Tytuł zdradza o czym będzie dzisiejszy wpis. Gdy ZZSK dotyka człowieka, gdy ten ma 19 lat to można wówczas zapytać… Co można robić, a z czego trzeba zrezygnować? Czy będę mógł pojechać w góry czy jednak wybrać leżakowanie na plaży? Jaki zawód będzie musiał wybrać? Tak wiele pytań i tak mało odpowiedzi.

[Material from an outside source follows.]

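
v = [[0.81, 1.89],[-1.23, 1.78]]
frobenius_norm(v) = 2.98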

Postaram się opisać jak to było w moim przypadku. Kończyłem właśnie szkołę średnią- technikum chemiczne. Wówczas odkryłem, że bardzo dużą satysfakcję daje mi gra w unihokeja. Razem z kolegami z klasy zdobyliśmy wówczas drugie miejsce w zawodach szkolnych. Nigdy nie byłem typem sportowca, ale ta dyscyplina naprawdę była ciekawą formą spędzania lekcji WFu. Druga aktywność, którą wprost uwielbiałem w tym wieku był taniec (to zresztą zostało mi do dziś). Na imprezach czułem się jak przysłowiowa „ryba w wodzie”…ale co z tego.
Nagle z tego co mnie napędzało, dawało satysfakcję musiałem zrezygnować. Rwa kulszowa, o której wspominałem w poprzednim wpisie nie pozwalała ruszyć się z łóżka, a co dopiero pograć w unihokeja, albo potańczyć. Wyobraźcie sobie co to jest za trauma dla młodego człowieka. Wszyscy naokoło robią co chcą – biegają, pływają, tańczą, skaczą…chodzą.
Tak minął pierwszy atak. Oczywiście skierowany byłem do neurologa, który wykonał zdjęcia RTG, powiedział co mogę, a czego nie powinienem. Zalecił ćwiczenia, basen…czyli standard. Ostrzegł, że takie dolegliwości lubią się powtarzać. Chyba wykrakał, bo kolejny pojawił się po 2 latach.